Which Project 2025 authors hold current federal positions and what offices do they lead?
Executive summary
Several authors of Project 2025 now occupy senior roles in the federal government: Russell Vought is serving as Director of the Office of Management and Budget, Brendan Carr is leading the Federal Communications Commission as its chair, and multiple other contributors have been placed in senior White House, agency, or nominated posts including the CIA and Homeland Security [1] [2] [3] [4].
1. Confirmed agency heads: Vought at OMB and Carr at the FCC
Russell Vought, a co‑author and reported “architect” of Project 2025, was confirmed by the Senate to serve as Director of the Office of Management and Budget and is overseeing the federal budget and related executive implementation [1] [2] [5], while Brendan Carr — who authored the Project 2025 chapter on the Federal Communications Commission — is serving as the chair of the FCC after being tapped to lead that agency [1] [6] [2].
2. Senior statutory or agency leadership tied to Project 2025: CIA and border roles
John Ratcliffe, credited in reporting as a Project 2025 author, has been named to lead the Central Intelligence Agency, a senior national security post cited by multiple outlets as filled by a Project 2025 contributor [2] [3], and Tom Homan — listed as a Project 2025 contributor — is serving inside the White House as a border czar with responsibility for immigration‑enforcement coordination, according to news reporting [2] [6].
3. Nominations and Senate‑pending picks with Project 2025 ties
Several Project 2025 contributors were nominated by the administration for major agencies but, in some cases, remained pending confirmation in reporting: Paul Atkins was reported as the president’s pick to lead the Securities and Exchange Commission but had not yet been formally confirmed in the cited coverage [1] [6], and Newsweek and other outlets documented additional nominations from the Project 2025 contributor list for roles across the departments, including nominations for deputy or senior posts at Homeland Security and other agencies [4].
4. Appointments, staff placements and White House advisors drawn from the Project 2025 network
Reporting shows an array of contributors placed as senior advisers, chiefs of staff, or departmental deputies — for example, Jon Feere was reported appointed as chief of staff at U.S. Immigration and Customs Enforcement and Troy Edgar was identified as a nominee for deputy secretary at DHS — reflecting a broader pattern of staffing the administration with people tied to Project 2025 [4] [6].
5. Scope, count, and limits of public reporting
Multiple outlets and watchdogs have cataloged that dozens of Project 2025 authors and contributors were nominated, appointed, or consulting in the new administration — one count found eight authors already working or consulting for executive agencies and other analyses reported dozens of contributors holding or being tapped for roles — but public reporting varies on who is “confirmed” versus “nominated,” and available sources do not provide a single, definitive list of every author currently holding federal office [7] [1] [4].

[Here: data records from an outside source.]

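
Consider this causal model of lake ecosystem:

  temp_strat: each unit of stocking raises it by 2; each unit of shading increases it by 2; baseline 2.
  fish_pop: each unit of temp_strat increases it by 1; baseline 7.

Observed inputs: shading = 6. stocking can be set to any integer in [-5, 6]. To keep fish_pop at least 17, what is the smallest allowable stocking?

Substituting into the temp_strat equation gives temp_strat = 2*stocking + 14.
Substituting into the fish_pop equation gives fish_pop = 2*stocking + 21.
Require 2*stocking + 21 ≥ 17, so stocking ≥ -2.
The smallest integer in [-5, 6] satisfying this is -2.

stocking = -2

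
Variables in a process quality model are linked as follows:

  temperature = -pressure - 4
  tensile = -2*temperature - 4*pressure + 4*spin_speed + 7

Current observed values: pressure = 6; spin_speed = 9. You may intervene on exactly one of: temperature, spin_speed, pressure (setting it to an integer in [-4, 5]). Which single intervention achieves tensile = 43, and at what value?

Intervening on temperature: tensile = -2*temperature + 19. Reaching 43 requires temperature = -12, outside [-4, 5].
Intervening on spin_speed: tensile = 4*spin_speed + 3. Reaching 43 requires spin_speed = 10, outside [-4, 5].
Intervening on pressure: with other inputs at their observed values, tensile = -2*pressure + 51. Solving for 43 gives pressure = 4, within [-4, 5].

set pressure = 4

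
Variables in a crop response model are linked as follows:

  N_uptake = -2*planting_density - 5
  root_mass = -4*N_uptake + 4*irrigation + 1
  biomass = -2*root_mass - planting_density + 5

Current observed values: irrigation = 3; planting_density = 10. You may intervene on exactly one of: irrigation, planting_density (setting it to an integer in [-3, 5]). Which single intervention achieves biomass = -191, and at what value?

set irrigation = -2

Intervening on irrigation: with other inputs at their observed values, biomass = -8*irrigation - 207. Solving for -191 gives irrigation = -2, within [-3, 5].
Intervening on planting_density: biomass = -17*planting_density - 61. Reaching -191 requires planting_density = 130/17, not an integer.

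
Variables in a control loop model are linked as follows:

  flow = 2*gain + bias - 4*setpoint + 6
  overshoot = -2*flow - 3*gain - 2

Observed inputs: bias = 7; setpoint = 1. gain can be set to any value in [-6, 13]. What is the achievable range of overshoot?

Substituting into the flow equation gives flow = 2*gain + 9.
Substituting into the overshoot equation gives overshoot = -7*gain - 20.
Linear in gain, so extremes are at the endpoints: gain = -6 gives overshoot = 22; gain = 13 gives overshoot = -111.

-111 to 22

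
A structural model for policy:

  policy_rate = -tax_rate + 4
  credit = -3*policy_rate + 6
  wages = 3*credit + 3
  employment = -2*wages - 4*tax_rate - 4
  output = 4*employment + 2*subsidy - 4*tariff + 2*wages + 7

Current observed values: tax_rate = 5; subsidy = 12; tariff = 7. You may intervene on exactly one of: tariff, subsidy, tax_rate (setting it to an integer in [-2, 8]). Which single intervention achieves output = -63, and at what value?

set tax_rate = 2

Intervening on tariff: output = -4*tariff - 245. Reaching -63 requires tariff = -91/2, not an integer.
Intervening on subsidy: output = 2*subsidy - 297. Reaching -63 requires subsidy = 117, outside [-2, 8].
Intervening on tax_rate: with other inputs at their observed values, output = -70*tax_rate + 77. Solving for -63 gives tax_rate = 2, within [-2, 8].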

6. What this placement means and how reporting frames it
News organizations and advocacy groups frame the placements as evidence Project 2025 has served as a personnel pipeline for an administration seeking to implement the document’s blueprint, with critics noting continuity between the project’s prescriptions and policy moves and defenders portraying appointments as typical ideological staffing of an administration; reporting explicitly links Project 2025 authors to a set of cabinet, agency and White House roles while also noting the administration’s prior public distancing from the project [8] [1] [2] [6].